The program features short plays by Mark Lambeck and is directed by Lucy Babbitt, both of Stratford. The plays include: “The Barracks Chief,” “Chance,” “The Registrar,” and “Bens Story.” Two of the plays take place in concentration camps during World War II while the remaining ones are set some 60 years later in the early 2000’s.

In “The Barracks Chief,” a concentration camp prisoner refuses food rations on the eve of Yom Kippur. “Chance” is the story of a minister’s wife who visits a psychiatrist after experiencing disturbing visions of the Holocaust. In “The Registrar,” a multi-lingual Jewish woman is forced to register new camp arrivals. “Bens Story” focuses on a graduate student who decides to tell his grandfather’s personal story of Holocaust survival as the basis for his thesis, only to uncover a family secret.

Actors in the program are: Joan Barere (New Haven), Mark Frattaroli (Stratford), Alicia James (Guilford), Frank Smith (Milford) and Celine Montaudy and Tyler Small (Stamford).
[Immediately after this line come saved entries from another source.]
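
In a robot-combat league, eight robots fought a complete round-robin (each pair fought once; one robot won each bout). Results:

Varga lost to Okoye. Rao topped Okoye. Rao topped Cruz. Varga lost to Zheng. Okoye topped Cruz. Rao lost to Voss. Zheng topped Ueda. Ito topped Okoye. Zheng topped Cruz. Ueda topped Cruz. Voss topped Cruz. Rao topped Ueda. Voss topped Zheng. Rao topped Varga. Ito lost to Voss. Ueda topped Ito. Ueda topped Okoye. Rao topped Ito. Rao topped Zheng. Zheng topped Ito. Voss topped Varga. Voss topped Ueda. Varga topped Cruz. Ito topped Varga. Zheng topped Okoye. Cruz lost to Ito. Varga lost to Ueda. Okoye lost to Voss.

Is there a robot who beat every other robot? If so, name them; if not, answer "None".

Voss

Voss has 7 wins out of 7 opponents — a perfect record.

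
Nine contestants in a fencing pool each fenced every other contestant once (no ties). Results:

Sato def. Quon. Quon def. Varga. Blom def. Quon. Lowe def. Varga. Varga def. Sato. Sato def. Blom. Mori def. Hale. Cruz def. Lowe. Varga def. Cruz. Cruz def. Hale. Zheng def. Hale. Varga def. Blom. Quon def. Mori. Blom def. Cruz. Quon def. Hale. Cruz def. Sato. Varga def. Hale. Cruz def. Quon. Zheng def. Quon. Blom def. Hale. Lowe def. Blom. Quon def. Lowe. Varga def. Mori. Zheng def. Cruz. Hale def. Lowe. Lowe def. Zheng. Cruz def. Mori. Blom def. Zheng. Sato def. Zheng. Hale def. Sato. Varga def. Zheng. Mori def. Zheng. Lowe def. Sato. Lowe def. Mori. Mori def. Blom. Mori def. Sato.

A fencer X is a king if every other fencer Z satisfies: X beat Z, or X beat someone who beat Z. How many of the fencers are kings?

Lowe reaches everyone (king).
Cruz reaches everyone (king).
Sato reaches everyone (king).
Blom reaches everyone (king).
Hale cannot reach Cruz in two steps.
Mori cannot reach Varga in two steps.
Zheng cannot reach Blom in two steps.
Quon reaches everyone (king).
Varga reaches everyone (king).
Kings: Lowe, Cruz, Sato, Blom, Quon, Varga — 6.

6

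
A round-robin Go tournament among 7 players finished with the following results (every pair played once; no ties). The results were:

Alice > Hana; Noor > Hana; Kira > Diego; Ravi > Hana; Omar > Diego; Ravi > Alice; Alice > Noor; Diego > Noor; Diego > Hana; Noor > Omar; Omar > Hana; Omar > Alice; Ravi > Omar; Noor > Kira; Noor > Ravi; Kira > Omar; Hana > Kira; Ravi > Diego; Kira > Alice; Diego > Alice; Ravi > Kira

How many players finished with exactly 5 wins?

Win totals: Alice 2, Kira 3, Hana 1, Diego 3, Omar 3, Noor 4, Ravi 5.
Exactly 5: Ravi — 1 player.

1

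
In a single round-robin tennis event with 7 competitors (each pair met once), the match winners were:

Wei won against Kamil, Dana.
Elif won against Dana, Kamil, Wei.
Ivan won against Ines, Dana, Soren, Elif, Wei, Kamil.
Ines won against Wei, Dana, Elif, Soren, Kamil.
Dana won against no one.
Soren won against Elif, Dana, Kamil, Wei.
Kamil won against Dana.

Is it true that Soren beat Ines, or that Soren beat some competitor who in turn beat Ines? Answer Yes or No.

No

Soren did not beat Ines directly.
Soren beat Kamil, Elif, Dana, Wei, but each of them lost to Ines. No two-step path.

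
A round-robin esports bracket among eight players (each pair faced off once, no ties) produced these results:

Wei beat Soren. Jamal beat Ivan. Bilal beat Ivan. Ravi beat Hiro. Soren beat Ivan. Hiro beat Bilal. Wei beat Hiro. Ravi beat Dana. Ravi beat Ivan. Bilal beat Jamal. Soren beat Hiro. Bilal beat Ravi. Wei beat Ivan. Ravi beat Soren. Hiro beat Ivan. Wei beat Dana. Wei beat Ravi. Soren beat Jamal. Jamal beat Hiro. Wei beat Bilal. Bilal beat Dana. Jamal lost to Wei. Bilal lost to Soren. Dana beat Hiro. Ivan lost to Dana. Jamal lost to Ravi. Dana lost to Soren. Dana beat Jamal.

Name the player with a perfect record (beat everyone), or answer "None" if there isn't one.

Wei

Wei has 7 wins out of 7 opponents — a perfect record.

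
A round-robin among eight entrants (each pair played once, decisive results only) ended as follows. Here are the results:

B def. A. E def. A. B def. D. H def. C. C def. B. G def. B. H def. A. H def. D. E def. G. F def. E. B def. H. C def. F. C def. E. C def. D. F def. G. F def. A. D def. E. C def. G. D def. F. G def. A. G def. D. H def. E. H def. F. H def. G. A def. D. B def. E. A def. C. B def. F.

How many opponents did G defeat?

G's results: beat A, B, D; lost to C, E, F, H.
That is 3 wins.

3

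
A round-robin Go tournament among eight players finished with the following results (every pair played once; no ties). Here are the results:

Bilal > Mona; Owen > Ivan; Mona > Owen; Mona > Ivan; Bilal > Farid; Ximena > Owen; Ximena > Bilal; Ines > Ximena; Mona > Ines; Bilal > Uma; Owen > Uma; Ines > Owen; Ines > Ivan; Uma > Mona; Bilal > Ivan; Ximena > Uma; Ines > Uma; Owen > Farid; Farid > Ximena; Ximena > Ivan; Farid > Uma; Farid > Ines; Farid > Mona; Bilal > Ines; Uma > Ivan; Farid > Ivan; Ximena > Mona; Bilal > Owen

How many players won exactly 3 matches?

2

Win totals: Ines 4, Ximena 5, Uma 2, Ivan 0, Bilal 6, Farid 5, Owen 3, Mona 3.
Exactly 3: Owen, Mona — 2 players.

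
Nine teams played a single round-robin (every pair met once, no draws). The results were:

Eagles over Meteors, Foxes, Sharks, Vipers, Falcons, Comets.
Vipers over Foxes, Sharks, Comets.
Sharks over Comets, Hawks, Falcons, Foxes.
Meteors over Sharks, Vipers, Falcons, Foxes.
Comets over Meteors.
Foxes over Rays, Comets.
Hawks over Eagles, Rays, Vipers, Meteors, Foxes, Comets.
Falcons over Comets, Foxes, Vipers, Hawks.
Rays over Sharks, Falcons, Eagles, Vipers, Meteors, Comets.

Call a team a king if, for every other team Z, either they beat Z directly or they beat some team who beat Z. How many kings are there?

Vipers cannot reach Eagles in two steps.
Hawks reaches everyone (king).
Falcons reaches everyone (king).
Comets cannot reach Hawks, Rays, Eagles in two steps.
Sharks reaches everyone (king).
Meteors cannot reach Eagles in two steps.
Rays reaches everyone (king).
Foxes cannot reach Hawks in two steps.
Eagles reaches everyone (king).
Kings: Hawks, Falcons, Sharks, Rays, Eagles — 5.

5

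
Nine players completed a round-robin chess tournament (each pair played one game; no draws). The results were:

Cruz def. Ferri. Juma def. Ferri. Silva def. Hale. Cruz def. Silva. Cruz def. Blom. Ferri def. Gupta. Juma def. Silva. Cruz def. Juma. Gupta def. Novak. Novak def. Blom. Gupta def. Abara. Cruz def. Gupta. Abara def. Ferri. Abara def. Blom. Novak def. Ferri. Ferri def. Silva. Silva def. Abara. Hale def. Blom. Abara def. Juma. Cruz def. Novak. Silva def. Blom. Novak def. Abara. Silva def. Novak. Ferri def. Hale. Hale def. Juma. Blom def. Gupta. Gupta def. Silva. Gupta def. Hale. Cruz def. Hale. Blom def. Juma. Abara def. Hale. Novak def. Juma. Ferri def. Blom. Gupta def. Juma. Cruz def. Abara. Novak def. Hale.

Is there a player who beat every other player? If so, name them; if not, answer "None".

Cruz has 8 wins out of 8 opponents — a perfect record.

Cruz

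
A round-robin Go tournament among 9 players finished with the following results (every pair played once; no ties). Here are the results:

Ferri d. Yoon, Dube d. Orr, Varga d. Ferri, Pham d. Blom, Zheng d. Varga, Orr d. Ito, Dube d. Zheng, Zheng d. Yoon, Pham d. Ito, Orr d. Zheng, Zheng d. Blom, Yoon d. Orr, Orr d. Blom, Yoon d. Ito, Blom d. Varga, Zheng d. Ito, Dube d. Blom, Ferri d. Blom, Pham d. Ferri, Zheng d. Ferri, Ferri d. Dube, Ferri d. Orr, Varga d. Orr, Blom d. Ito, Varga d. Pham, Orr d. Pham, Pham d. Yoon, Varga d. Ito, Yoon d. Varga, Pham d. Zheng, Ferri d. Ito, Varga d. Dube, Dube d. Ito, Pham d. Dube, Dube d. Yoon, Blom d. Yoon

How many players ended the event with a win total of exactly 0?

Win totals: Orr 4, Ferri 5, Dube 5, Varga 5, Blom 3, Zheng 5, Yoon 3, Pham 6, Ito 0.
Exactly 0: Ito — 1 player.

1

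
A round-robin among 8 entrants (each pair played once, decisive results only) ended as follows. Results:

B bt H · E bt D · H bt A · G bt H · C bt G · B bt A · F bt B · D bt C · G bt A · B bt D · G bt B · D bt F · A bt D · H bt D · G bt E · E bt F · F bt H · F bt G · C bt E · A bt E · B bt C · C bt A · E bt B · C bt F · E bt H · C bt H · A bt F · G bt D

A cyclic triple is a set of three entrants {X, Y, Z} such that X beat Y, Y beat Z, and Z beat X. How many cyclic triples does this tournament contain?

Win totals: A 3, B 4, C 5, D 2, E 4, F 3, G 5, H 2.
An entrant with w wins dominates both others in C(w,2) triples; summing gives 3 + 6 + 10 + 1 + 6 + 3 + 10 + 1 = 40 transitive triples.
Total triples C(8,3) = 56, so cyclic triples = 56 − 40 = 16.

16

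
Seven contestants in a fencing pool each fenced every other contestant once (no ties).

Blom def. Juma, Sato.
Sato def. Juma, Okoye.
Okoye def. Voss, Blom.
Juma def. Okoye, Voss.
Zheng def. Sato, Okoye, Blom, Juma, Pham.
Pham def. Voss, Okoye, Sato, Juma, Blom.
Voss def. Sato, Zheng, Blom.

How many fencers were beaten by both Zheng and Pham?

4

Zheng beat: Okoye, Blom, Juma, Sato, Pham.
Pham beat: Okoye, Blom, Juma, Sato, Voss.
Both beat: Okoye, Blom, Juma, Sato — 4.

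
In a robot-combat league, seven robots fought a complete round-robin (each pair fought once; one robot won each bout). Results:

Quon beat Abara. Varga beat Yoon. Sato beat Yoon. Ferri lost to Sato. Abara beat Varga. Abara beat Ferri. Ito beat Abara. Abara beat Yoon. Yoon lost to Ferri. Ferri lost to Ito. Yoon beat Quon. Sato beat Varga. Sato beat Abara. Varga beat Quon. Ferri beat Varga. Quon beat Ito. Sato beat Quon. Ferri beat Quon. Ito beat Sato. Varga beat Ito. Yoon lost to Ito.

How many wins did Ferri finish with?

3

Ferri's results: beat Varga, Quon, Yoon; lost to Ito, Sato, Abara.
That is 3 wins.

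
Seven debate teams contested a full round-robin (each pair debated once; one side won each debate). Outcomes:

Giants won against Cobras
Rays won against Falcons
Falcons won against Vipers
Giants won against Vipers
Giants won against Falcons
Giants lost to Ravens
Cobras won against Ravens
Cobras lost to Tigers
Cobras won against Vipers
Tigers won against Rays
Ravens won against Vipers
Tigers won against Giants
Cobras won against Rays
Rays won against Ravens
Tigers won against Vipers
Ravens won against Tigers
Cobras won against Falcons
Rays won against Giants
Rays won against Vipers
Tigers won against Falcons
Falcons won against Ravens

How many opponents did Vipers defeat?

Vipers' results: beat no one; lost to Falcons, Rays, Tigers, Giants, Ravens, Cobras.
That is 0 wins.

0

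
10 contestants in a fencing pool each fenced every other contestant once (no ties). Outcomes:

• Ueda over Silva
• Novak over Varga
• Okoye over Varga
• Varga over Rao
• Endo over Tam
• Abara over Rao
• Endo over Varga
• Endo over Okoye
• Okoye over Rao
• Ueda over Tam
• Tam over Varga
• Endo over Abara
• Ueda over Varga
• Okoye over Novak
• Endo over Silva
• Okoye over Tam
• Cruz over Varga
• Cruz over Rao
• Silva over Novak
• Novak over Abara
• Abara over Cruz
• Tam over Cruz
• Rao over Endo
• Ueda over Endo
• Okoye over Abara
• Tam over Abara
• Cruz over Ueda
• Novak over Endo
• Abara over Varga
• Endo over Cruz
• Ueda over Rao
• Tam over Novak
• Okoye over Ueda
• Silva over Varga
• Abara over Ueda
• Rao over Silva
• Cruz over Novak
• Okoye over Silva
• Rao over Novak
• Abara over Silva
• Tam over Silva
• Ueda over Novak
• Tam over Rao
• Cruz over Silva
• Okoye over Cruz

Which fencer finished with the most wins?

Win totals: Okoye 8, Rao 3, Novak 3, Ueda 6, Abara 5, Varga 1, Silva 2, Endo 6, Cruz 5, Tam 6.
Okoye leads with 8 wins (next highest: 6).

Okoye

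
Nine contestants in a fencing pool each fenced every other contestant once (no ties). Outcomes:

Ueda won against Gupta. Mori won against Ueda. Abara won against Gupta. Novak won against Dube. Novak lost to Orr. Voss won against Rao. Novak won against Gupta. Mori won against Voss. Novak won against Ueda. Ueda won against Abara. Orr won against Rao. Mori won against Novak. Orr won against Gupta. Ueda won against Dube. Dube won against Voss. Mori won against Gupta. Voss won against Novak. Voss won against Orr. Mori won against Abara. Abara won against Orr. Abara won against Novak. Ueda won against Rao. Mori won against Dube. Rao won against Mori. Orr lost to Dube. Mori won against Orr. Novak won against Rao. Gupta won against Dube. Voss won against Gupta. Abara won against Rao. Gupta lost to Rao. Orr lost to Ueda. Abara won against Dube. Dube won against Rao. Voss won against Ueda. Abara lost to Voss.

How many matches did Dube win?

3

Dube's results: beat Voss, Orr, Rao; lost to Gupta, Abara, Mori, Ueda, Novak.
That is 3 wins.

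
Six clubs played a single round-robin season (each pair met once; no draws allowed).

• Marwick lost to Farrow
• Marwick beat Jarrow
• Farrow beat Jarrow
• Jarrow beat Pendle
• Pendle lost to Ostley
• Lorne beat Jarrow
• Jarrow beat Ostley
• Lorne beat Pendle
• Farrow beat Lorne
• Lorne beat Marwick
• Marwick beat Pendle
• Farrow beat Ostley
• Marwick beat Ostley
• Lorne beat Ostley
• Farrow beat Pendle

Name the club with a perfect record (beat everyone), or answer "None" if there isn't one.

Farrow

Farrow has 5 wins out of 5 opponents — a perfect record.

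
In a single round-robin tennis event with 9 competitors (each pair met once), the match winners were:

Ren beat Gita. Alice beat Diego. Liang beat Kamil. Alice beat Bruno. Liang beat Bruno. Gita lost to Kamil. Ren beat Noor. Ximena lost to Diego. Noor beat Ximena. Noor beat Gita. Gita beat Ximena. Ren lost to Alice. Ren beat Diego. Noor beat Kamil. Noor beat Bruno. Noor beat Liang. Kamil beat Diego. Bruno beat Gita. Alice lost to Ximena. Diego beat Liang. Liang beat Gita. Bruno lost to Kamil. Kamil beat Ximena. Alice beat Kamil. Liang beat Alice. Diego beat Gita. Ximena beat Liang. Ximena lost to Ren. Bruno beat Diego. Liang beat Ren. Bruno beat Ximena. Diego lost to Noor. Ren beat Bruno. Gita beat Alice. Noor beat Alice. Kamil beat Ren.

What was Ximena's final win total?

Ximena's results: beat Liang, Alice; lost to Gita, Kamil, Bruno, Diego, Noor, Ren.
That is 2 wins.

2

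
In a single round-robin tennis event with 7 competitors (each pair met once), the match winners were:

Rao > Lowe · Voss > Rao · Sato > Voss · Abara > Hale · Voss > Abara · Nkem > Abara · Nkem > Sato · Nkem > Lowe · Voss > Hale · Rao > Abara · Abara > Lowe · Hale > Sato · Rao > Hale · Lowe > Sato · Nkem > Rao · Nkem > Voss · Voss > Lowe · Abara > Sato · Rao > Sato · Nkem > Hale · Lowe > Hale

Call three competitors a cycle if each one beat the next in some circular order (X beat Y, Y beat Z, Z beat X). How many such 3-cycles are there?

4

Win totals: Hale 1, Nkem 6, Rao 4, Sato 1, Abara 3, Voss 4, Lowe 2.
A competitor with w wins dominates both others in C(w,2) triples; summing gives 0 + 15 + 6 + 0 + 3 + 6 + 1 = 31 transitive triples.
Total triples C(7,3) = 35, so cyclic triples = 35 − 31 = 4.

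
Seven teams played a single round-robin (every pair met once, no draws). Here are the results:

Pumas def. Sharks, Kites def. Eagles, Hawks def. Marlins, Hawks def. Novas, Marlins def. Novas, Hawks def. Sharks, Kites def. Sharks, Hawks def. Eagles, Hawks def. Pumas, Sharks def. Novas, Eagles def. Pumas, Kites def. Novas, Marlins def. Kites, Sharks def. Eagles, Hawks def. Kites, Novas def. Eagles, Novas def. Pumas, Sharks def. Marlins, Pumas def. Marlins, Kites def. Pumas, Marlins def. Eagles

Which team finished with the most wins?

Win totals: Marlins 3, Hawks 6, Eagles 1, Sharks 3, Novas 2, Pumas 2, Kites 4.
Hawks leads with 6 wins (next highest: 4).

Hawks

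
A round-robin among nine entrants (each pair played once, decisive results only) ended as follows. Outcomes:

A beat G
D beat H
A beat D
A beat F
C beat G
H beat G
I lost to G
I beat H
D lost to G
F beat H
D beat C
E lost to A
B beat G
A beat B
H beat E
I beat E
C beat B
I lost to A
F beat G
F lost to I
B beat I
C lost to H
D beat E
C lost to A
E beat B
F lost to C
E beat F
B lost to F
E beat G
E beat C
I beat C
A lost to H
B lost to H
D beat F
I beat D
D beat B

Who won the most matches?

A

Win totals: A 7, B 2, C 3, D 5, E 4, F 3, G 2, H 5, I 5.
A leads with 7 wins (next highest: 5).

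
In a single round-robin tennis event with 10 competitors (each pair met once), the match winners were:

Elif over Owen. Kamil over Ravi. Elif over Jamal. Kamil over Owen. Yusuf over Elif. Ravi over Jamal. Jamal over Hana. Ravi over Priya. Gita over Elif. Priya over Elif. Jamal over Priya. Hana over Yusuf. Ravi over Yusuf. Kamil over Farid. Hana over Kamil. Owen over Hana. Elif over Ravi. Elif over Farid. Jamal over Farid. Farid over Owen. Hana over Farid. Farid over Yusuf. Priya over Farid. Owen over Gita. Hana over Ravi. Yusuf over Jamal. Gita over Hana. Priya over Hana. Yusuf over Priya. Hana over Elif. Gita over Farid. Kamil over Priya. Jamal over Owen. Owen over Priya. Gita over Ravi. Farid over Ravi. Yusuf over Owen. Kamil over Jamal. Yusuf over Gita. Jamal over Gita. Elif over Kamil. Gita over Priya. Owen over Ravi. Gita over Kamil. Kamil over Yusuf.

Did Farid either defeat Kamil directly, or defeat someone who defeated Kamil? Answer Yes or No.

No

Farid did not beat Kamil directly.
Farid beat Yusuf, Owen, Ravi, but each of them lost to Kamil. No two-step path.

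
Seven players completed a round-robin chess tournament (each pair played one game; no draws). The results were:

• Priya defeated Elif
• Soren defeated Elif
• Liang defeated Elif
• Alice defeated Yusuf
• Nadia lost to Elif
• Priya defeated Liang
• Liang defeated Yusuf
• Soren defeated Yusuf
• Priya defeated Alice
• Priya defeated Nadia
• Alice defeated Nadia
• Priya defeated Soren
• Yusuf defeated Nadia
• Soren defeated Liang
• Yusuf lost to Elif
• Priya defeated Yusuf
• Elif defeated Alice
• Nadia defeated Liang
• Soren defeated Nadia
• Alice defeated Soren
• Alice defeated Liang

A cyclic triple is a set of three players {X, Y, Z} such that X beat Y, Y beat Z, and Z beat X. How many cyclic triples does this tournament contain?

Win totals: Priya 6, Nadia 1, Liang 2, Alice 4, Soren 4, Yusuf 1, Elif 3.
A player with w wins dominates both others in C(w,2) triples; summing gives 15 + 0 + 1 + 6 + 6 + 0 + 3 = 31 transitive triples.
Total triples C(7,3) = 35, so cyclic triples = 35 − 31 = 4.

4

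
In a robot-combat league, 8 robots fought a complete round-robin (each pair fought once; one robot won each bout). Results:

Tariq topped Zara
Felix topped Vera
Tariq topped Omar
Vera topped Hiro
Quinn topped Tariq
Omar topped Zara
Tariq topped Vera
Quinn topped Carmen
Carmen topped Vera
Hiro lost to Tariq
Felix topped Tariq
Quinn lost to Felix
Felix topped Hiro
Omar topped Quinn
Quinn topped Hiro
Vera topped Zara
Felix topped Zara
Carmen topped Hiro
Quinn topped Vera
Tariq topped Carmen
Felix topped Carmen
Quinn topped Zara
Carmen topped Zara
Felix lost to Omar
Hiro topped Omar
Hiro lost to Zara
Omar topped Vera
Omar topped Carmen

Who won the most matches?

Win totals: Felix 6, Tariq 5, Carmen 3, Omar 5, Vera 2, Quinn 5, Zara 1, Hiro 1.
Felix leads with 6 wins (next highest: 5).

Felix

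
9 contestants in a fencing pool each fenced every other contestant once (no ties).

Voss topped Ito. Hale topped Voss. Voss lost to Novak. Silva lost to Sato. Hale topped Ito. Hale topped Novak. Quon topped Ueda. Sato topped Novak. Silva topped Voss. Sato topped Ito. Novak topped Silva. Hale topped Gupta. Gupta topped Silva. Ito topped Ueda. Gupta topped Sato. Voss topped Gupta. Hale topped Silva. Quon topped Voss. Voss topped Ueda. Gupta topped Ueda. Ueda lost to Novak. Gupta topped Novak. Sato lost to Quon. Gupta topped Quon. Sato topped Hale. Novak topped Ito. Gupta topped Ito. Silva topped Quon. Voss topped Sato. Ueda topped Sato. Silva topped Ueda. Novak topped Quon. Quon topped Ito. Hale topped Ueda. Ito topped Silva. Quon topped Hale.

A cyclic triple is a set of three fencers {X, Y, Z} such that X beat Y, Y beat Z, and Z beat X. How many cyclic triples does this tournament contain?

18

Win totals: Sato 4, Quon 5, Ueda 1, Voss 4, Silva 3, Gupta 6, Hale 6, Novak 5, Ito 2.
A fencer with w wins dominates both others in C(w,2) triples; summing gives 6 + 10 + 0 + 6 + 3 + 15 + 15 + 10 + 1 = 66 transitive triples.
Total triples C(9,3) = 84, so cyclic triples = 84 − 66 = 18.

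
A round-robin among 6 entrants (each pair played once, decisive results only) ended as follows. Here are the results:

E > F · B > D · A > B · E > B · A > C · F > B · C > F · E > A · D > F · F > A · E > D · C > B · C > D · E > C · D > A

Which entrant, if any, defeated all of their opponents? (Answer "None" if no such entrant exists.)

E has 5 wins out of 5 opponents — a perfect record.

E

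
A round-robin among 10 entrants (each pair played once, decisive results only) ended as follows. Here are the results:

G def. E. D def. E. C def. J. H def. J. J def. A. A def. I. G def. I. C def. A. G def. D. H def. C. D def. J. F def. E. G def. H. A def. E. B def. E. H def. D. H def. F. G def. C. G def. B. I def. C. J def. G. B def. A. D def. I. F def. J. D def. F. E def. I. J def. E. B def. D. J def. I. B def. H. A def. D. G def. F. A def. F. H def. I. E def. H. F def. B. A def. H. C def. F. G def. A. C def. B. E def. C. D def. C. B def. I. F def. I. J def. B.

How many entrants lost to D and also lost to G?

D beat: C, E, F, I, J.
G beat: A, B, C, D, E, F, H, I.
Both beat: C, E, F, I — 4.

4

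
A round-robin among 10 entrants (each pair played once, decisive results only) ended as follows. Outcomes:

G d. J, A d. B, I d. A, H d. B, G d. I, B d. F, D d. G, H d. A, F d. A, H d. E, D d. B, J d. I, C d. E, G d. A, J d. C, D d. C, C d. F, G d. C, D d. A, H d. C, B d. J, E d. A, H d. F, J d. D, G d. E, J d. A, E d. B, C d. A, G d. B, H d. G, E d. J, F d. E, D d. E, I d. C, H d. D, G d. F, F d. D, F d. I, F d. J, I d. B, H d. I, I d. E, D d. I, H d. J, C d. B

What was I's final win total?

4

I's results: beat A, B, C, E; lost to D, F, G, H, J.
That is 4 wins.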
Kristallnacht, the Night of Broken Glass, began the night of November 9th, 1938, when German citizens and Nazis attacked Jewish businesses, schools, personal property and synagogues. The name refers to the litter of broken glass left in the streets after the targeted riots. The violence continued during the day of November 10th. The event was a turning point of violence against Jews that is considered the catalyst of the Holocaust.

Reservations are not required, but space is limited. Wearing masks is optional. Doors open at 1:30 p.m.